Parellel editing was used to show how while the confederacy or other southern peoples were burning down the lady’s house, they were at the same time destroying a small town somewhere else. (At least I think that is what I witnessed. It may of been a zoomed in version of them burning down her house).
Typage in this scene involves the lady in the beginning being viewed as poor. So this probably entises the audiences to view the southern people as barbarians with no hearts. The scene where people are riding wildly through the city-they are viewed only as shadow figures (black figures), giving the scene a more ominous feeling. Similarly, the costumes, as described are raggedy and shown to represent the chaos shown in the scene.
I assume after taking all of these film analysis into consideration, Griffith most likely wanted the audience to feel sorry for the woman and her homestead being burnt to the ground by confederate soldiers and other southern militia. Griffith also was trying to show the deviance of the confederates by creating the scene as barbaric and heart wrenching.

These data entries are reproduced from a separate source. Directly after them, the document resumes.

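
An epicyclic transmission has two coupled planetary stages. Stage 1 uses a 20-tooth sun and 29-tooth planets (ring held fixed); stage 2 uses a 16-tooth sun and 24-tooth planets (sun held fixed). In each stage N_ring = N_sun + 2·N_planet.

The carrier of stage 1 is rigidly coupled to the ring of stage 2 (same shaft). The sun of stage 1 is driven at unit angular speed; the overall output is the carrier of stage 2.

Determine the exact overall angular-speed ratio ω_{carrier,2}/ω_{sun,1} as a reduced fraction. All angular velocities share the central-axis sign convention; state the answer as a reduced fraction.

8/49

Stage 1: N_ring = 20 + 2·29 = 78
Stage 1: 20(ω_s−ω_c) = −78(ω_r−ω_c),  ω_r=0, ω_s=1
Stage 1: 20(1−ω_c) = −78(0−ω_c)  ⇒  98ω_c = 20  ⇒  ω_c = 10/49
  ⇒ ω_c¹/ω_s¹ = 10/49
Stage 2: N_ring = 16 + 2·24 = 64
Stage 2: 16(ω_s−ω_c) = −64(ω_r−ω_c),  ω_s=0, ω_r=1
Stage 2: 16(0−ω_c) = −64(1−ω_c)  ⇒  80ω_c = 64  ⇒  ω_c = 4/5
  ⇒ ω_c²/ω_r² = 4/5
Coupling ω_r² = ω_c¹ ⇒ overall = 10/49 × 4/5 = 8/49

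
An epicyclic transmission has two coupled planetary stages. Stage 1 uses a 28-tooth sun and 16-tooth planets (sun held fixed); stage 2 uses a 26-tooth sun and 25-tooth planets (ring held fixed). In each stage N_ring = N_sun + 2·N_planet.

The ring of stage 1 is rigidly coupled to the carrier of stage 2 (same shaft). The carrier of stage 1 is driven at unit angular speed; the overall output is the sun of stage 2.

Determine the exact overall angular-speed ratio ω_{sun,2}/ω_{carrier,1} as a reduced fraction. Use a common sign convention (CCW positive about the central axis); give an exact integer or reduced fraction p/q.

Stage 1: N_ring = 28 + 2·16 = 60
Stage 1: 28(ω_s−ω_c) = −60(ω_r−ω_c),  ω_s=0, ω_c=1
Stage 1: ω_r = 1 − (28/60)(0−1) = 22/15
  ⇒ ω_r¹/ω_c¹ = 22/15
Stage 2: N_ring = 26 + 2·25 = 76
Stage 2: 26(ω_s−ω_c) = −76(ω_r−ω_c),  ω_r=0, ω_c=1
Stage 2: ω_s = 1 − (76/26)(0−1) = 51/13
  ⇒ ω_s²/ω_c² = 51/13
Coupling ω_c² = ω_r¹ ⇒ overall = 22/15 × 51/13 = 374/65

374/65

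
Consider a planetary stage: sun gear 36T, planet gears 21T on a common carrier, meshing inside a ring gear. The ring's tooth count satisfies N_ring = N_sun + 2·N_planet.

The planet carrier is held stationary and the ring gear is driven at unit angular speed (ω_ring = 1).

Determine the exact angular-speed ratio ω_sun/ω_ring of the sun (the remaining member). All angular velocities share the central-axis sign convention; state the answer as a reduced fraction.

N_ring = 36 + 2·21 = 78
36(ω_s−ω_c) = −78(ω_r−ω_c),  ω_c=0, ω_r=1
ω_s = 0 − (78/36)(1−0) = -13/6
ω_s/ω_r = -13/6

-13/6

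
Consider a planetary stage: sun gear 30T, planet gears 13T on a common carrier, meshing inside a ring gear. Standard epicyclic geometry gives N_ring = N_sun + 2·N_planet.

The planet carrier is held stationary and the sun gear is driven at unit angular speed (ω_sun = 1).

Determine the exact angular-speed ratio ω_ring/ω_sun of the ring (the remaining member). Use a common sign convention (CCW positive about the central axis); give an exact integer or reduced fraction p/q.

-15/28

N_ring = 30 + 2·13 = 56
30(ω_s−ω_c) = −56(ω_r−ω_c),  ω_c=0, ω_s=1
ω_r = 0 − (30/56)(1−0) = -15/28
ω_r/ω_s = -15/28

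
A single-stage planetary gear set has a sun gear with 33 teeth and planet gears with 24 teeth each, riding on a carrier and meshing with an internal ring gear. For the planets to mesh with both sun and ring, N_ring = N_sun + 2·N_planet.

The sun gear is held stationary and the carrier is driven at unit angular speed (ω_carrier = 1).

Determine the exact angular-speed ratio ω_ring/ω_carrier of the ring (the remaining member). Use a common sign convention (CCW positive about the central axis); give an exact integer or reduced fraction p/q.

38/27

N_ring = 33 + 2·24 = 81
33(ω_s−ω_c) = −81(ω_r−ω_c),  ω_s=0, ω_c=1
ω_r = 1 − (33/81)(0−1) = 38/27
ω_r/ω_c = 38/27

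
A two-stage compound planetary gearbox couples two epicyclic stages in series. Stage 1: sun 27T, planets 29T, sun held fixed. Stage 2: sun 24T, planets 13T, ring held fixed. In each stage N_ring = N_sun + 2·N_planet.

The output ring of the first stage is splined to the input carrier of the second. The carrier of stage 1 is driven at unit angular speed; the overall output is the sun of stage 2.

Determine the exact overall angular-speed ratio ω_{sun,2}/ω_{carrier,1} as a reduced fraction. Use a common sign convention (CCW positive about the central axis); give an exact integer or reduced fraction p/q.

1036/255

Stage 1: N_ring = 27 + 2·29 = 85
Stage 1: 27(ω_s−ω_c) = −85(ω_r−ω_c),  ω_s=0, ω_c=1
Stage 1: ω_r = 1 − (27/85)(0−1) = 112/85
  ⇒ ω_r¹/ω_c¹ = 112/85
Stage 2: N_ring = 24 + 2·13 = 50
Stage 2: 24(ω_s−ω_c) = −50(ω_r−ω_c),  ω_r=0, ω_c=1
Stage 2: ω_s = 1 − (50/24)(0−1) = 37/12
  ⇒ ω_s²/ω_c² = 37/12
Coupling ω_c² = ω_r¹ ⇒ overall = 112/85 × 37/12 = 1036/255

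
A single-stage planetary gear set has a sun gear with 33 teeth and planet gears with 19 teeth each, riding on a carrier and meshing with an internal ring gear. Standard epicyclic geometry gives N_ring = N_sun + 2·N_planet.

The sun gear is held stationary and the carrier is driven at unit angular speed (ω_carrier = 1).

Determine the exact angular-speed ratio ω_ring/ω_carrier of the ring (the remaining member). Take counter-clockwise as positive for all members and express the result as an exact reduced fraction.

104/71

N_ring = 33 + 2·19 = 71
33(ω_s−ω_c) = −71(ω_r−ω_c),  ω_s=0, ω_c=1
ω_r = 1 − (33/71)(0−1) = 104/71
ω_r/ω_c = 104/71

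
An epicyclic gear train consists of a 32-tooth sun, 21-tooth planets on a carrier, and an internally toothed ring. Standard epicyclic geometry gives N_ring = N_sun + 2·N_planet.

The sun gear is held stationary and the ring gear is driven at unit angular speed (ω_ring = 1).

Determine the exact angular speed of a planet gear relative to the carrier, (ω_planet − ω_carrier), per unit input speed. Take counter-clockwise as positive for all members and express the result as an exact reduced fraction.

N_ring = 32 + 2·21 = 74
32(ω_s−ω_c) = −74(ω_r−ω_c),  ω_s=0, ω_r=1
32(0−ω_c) = −74(1−ω_c)  ⇒  106ω_c = 74  ⇒  ω_c = 37/53
sun–planet: 32·(0−37/53) = −21·(ω_p−ω_c)  ⇒  ω_p−ω_c = −(32/21)·(-37/53) = 1184/1113

1184/1113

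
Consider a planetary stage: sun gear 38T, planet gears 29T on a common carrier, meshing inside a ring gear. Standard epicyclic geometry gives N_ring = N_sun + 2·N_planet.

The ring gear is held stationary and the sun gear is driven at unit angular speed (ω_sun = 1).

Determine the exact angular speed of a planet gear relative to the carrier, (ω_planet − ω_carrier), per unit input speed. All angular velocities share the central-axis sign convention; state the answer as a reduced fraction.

N_ring = 38 + 2·29 = 96
38(ω_s−ω_c) = −96(ω_r−ω_c),  ω_r=0, ω_s=1
38(1−ω_c) = −96(0−ω_c)  ⇒  134ω_c = 38  ⇒  ω_c = 19/67
sun–planet: 38·(1−19/67) = −29·(ω_p−ω_c)  ⇒  ω_p−ω_c = −(38/29)·(48/67) = -1824/1943

-1824/1943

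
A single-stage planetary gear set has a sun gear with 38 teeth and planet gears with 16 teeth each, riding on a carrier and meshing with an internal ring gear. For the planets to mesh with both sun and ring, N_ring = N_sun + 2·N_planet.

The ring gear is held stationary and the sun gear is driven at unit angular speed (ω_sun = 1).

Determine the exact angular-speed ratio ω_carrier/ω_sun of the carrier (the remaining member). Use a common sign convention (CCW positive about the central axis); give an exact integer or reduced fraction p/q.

N_ring = 38 + 2·16 = 70
38(ω_s−ω_c) = −70(ω_r−ω_c),  ω_r=0, ω_s=1
38(1−ω_c) = −70(0−ω_c)  ⇒  108ω_c = 38  ⇒  ω_c = 19/54
ω_c/ω_s = 19/54

19/54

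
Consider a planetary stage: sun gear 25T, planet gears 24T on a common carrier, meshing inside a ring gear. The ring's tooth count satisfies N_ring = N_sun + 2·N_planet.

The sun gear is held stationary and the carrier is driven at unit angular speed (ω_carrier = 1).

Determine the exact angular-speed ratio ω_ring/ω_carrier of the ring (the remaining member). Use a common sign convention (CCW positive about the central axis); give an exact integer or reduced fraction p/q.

98/73

N_ring = 25 + 2·24 = 73
25(ω_s−ω_c) = −73(ω_r−ω_c),  ω_s=0, ω_c=1
ω_r = 1 − (25/73)(0−1) = 98/73
ω_r/ω_c = 98/73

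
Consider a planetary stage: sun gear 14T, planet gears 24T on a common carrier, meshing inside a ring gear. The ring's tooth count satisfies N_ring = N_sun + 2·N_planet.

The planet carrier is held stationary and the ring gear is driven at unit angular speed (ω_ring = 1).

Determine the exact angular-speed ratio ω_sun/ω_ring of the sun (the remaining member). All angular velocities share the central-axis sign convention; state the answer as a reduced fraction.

N_ring = 14 + 2·24 = 62
14(ω_s−ω_c) = −62(ω_r−ω_c),  ω_c=0, ω_r=1
ω_s = 0 − (62/14)(1−0) = -31/7
ω_s/ω_r = -31/7

-31/7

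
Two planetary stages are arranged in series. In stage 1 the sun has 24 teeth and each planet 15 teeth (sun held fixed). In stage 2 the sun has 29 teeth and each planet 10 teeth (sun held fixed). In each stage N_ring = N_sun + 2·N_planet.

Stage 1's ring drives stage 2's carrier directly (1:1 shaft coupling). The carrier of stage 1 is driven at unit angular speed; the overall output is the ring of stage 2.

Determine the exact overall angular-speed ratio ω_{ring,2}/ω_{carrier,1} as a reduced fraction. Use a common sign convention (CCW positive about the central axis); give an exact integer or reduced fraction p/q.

Stage 1: N_ring = 24 + 2·15 = 54
Stage 1: 24(ω_s−ω_c) = −54(ω_r−ω_c),  ω_s=0, ω_c=1
Stage 1: ω_r = 1 − (24/54)(0−1) = 13/9
  ⇒ ω_r¹/ω_c¹ = 13/9
Stage 2: N_ring = 29 + 2·10 = 49
Stage 2: 29(ω_s−ω_c) = −49(ω_r−ω_c),  ω_s=0, ω_c=1
Stage 2: ω_r = 1 − (29/49)(0−1) = 78/49
  ⇒ ω_r²/ω_c² = 78/49
Coupling ω_c² = ω_r¹ ⇒ overall = 13/9 × 78/49 = 338/147

338/147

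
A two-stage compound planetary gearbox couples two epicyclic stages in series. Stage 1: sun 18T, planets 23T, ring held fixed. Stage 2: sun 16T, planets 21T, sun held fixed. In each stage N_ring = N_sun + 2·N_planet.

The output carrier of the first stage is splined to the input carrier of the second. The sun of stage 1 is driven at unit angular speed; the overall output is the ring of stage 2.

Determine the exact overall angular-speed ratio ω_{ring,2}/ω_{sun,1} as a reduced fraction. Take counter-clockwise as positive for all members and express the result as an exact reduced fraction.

Stage 1: N_ring = 18 + 2·23 = 64
Stage 1: 18(ω_s−ω_c) = −64(ω_r−ω_c),  ω_r=0, ω_s=1
Stage 1: 18(1−ω_c) = −64(0−ω_c)  ⇒  82ω_c = 18  ⇒  ω_c = 9/41
  ⇒ ω_c¹/ω_s¹ = 9/41
Stage 2: N_ring = 16 + 2·21 = 58
Stage 2: 16(ω_s−ω_c) = −58(ω_r−ω_c),  ω_s=0, ω_c=1
Stage 2: ω_r = 1 − (16/58)(0−1) = 37/29
  ⇒ ω_r²/ω_c² = 37/29
Coupling ω_c² = ω_c¹ ⇒ overall = 9/41 × 37/29 = 333/1189

333/1189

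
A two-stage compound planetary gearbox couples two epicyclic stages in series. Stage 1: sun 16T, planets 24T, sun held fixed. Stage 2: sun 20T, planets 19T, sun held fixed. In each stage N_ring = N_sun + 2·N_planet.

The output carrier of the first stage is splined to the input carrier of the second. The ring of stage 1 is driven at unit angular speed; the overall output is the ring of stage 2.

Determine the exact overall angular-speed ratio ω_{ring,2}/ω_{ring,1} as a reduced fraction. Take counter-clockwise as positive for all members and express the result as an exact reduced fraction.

156/145

Stage 1: N_ring = 16 + 2·24 = 64
Stage 1: 16(ω_s−ω_c) = −64(ω_r−ω_c),  ω_s=0, ω_r=1
Stage 1: 16(0−ω_c) = −64(1−ω_c)  ⇒  80ω_c = 64  ⇒  ω_c = 4/5
  ⇒ ω_c¹/ω_r¹ = 4/5
Stage 2: N_ring = 20 + 2·19 = 58
Stage 2: 20(ω_s−ω_c) = −58(ω_r−ω_c),  ω_s=0, ω_c=1
Stage 2: ω_r = 1 − (20/58)(0−1) = 39/29
  ⇒ ω_r²/ω_c² = 39/29
Coupling ω_c² = ω_c¹ ⇒ overall = 4/5 × 39/29 = 156/145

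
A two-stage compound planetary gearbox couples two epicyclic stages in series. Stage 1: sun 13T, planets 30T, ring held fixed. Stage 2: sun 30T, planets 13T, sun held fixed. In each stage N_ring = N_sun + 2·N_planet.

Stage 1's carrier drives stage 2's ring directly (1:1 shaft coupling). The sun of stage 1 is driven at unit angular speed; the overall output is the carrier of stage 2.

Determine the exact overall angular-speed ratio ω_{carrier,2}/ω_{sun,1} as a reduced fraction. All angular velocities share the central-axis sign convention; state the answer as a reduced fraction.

Stage 1: N_ring = 13 + 2·30 = 73
Stage 1: 13(ω_s−ω_c) = −73(ω_r−ω_c),  ω_r=0, ω_s=1
Stage 1: 13(1−ω_c) = −73(0−ω_c)  ⇒  86ω_c = 13  ⇒  ω_c = 13/86
  ⇒ ω_c¹/ω_s¹ = 13/86
Stage 2: N_ring = 30 + 2·13 = 56
Stage 2: 30(ω_s−ω_c) = −56(ω_r−ω_c),  ω_s=0, ω_r=1
Stage 2: 30(0−ω_c) = −56(1−ω_c)  ⇒  86ω_c = 56  ⇒  ω_c = 28/43
  ⇒ ω_c²/ω_r² = 28/43
Coupling ω_r² = ω_c¹ ⇒ overall = 13/86 × 28/43 = 182/1849

182/1849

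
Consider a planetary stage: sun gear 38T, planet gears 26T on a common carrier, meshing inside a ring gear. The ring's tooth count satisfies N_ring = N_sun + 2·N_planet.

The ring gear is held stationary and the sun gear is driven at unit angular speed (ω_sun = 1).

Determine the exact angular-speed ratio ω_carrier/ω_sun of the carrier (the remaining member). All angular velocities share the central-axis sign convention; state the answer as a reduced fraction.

19/64

N_ring = 38 + 2·26 = 90
38(ω_s−ω_c) = −90(ω_r−ω_c),  ω_r=0, ω_s=1
38(1−ω_c) = −90(0−ω_c)  ⇒  128ω_c = 38  ⇒  ω_c = 19/64
ω_c/ω_s = 19/64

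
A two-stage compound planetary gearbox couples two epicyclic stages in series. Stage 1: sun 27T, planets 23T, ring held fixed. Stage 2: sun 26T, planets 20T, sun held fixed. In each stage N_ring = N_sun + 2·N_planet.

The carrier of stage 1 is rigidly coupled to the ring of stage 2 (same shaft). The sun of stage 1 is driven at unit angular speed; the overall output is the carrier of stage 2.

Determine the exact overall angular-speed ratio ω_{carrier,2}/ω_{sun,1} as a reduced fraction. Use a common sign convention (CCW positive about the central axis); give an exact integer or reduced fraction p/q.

Stage 1: N_ring = 27 + 2·23 = 73
Stage 1: 27(ω_s−ω_c) = −73(ω_r−ω_c),  ω_r=0, ω_s=1
Stage 1: 27(1−ω_c) = −73(0−ω_c)  ⇒  100ω_c = 27  ⇒  ω_c = 27/100
  ⇒ ω_c¹/ω_s¹ = 27/100
Stage 2: N_ring = 26 + 2·20 = 66
Stage 2: 26(ω_s−ω_c) = −66(ω_r−ω_c),  ω_s=0, ω_r=1
Stage 2: 26(0−ω_c) = −66(1−ω_c)  ⇒  92ω_c = 66  ⇒  ω_c = 33/46
  ⇒ ω_c²/ω_r² = 33/46
Coupling ω_r² = ω_c¹ ⇒ overall = 27/100 × 33/46 = 891/4600

891/4600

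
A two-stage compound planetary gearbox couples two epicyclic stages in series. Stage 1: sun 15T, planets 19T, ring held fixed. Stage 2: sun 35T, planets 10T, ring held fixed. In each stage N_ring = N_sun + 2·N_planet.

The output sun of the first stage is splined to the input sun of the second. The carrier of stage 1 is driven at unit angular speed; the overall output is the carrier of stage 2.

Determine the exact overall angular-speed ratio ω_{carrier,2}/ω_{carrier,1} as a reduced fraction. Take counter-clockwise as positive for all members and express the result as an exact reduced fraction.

238/135

Stage 1: N_ring = 15 + 2·19 = 53
Stage 1: 15(ω_s−ω_c) = −53(ω_r−ω_c),  ω_r=0, ω_c=1
Stage 1: ω_s = 1 − (53/15)(0−1) = 68/15
  ⇒ ω_s¹/ω_c¹ = 68/15
Stage 2: N_ring = 35 + 2·10 = 55
Stage 2: 35(ω_s−ω_c) = −55(ω_r−ω_c),  ω_r=0, ω_s=1
Stage 2: 35(1−ω_c) = −55(0−ω_c)  ⇒  90ω_c = 35  ⇒  ω_c = 7/18
  ⇒ ω_c²/ω_s² = 7/18
Coupling ω_s² = ω_s¹ ⇒ overall = 68/15 × 7/18 = 238/135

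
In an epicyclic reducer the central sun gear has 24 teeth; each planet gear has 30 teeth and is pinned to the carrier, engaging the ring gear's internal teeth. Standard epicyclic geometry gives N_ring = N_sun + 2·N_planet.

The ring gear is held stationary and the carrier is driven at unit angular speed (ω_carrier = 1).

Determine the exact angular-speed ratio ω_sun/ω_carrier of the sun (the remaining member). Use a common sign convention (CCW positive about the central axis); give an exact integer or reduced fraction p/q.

N_ring = 24 + 2·30 = 84
24(ω_s−ω_c) = −84(ω_r−ω_c),  ω_r=0, ω_c=1
ω_s = 1 − (84/24)(0−1) = 9/2
ω_s/ω_c = 9/2

9/2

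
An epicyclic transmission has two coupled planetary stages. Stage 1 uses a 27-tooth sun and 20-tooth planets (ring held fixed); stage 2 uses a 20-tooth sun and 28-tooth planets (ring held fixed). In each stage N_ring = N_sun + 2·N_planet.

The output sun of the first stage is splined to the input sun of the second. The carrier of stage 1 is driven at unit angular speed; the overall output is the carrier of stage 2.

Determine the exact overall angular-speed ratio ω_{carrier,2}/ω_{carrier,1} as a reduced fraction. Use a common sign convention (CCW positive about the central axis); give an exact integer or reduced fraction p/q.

235/324

Stage 1: N_ring = 27 + 2·20 = 67
Stage 1: 27(ω_s−ω_c) = −67(ω_r−ω_c),  ω_r=0, ω_c=1
Stage 1: ω_s = 1 − (67/27)(0−1) = 94/27
  ⇒ ω_s¹/ω_c¹ = 94/27
Stage 2: N_ring = 20 + 2·28 = 76
Stage 2: 20(ω_s−ω_c) = −76(ω_r−ω_c),  ω_r=0, ω_s=1
Stage 2: 20(1−ω_c) = −76(0−ω_c)  ⇒  96ω_c = 20  ⇒  ω_c = 5/24
  ⇒ ω_c²/ω_s² = 5/24
Coupling ω_s² = ω_s¹ ⇒ overall = 94/27 × 5/24 = 235/324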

In the first scene of second set, the iris really doesn’t show until the lady is having some kind of fit on the ground, and even this shows a very faint black boarder ring around the scene, I guess indicating that the scene was not as important as others. In the second set of scenes, the iris was once again misused, I believe, in its attempt to show importance of the character’s position or the scene itself, especially when the radical was bowing toward the other gentleman. In the beginning, however, the iris displays a group of men on the left side, then blows up to view much more people in the room. Showing it wasn’t just a private meeting of 4 or 5 people, but a whole gathering of a large sum of people. This, in my opinion, would be a proper way of using the iris. Parallel editing was used to show in both scenes, the girl standing (and sitting) in one room, while the radical was proposing something in the other room. Typage and costume both displayed rich folks of course, except for the first scene when the girl was dressed in a type of house keeper uniform, and at the second scene she was dressed up in a gown and had a bunch of makeup on, indicating she had all of a sudden come into some money. It took me a second, but I came to realize that this was a mixed woman. Everyone in the scene, including the African American house keepers, or servants, were dressed in nice attire, displaying the importance of the social gathering and the high social class of the people that were most involved in the scene.
Griffith made this scene to indicate that if someone was biracial, then possibly it would be acceptable to conform them with white people in society. As we saw in the scene, all of the house servants were African Americans, but the one who wasn’t, ended up convincing the radical that she was no different than a white person.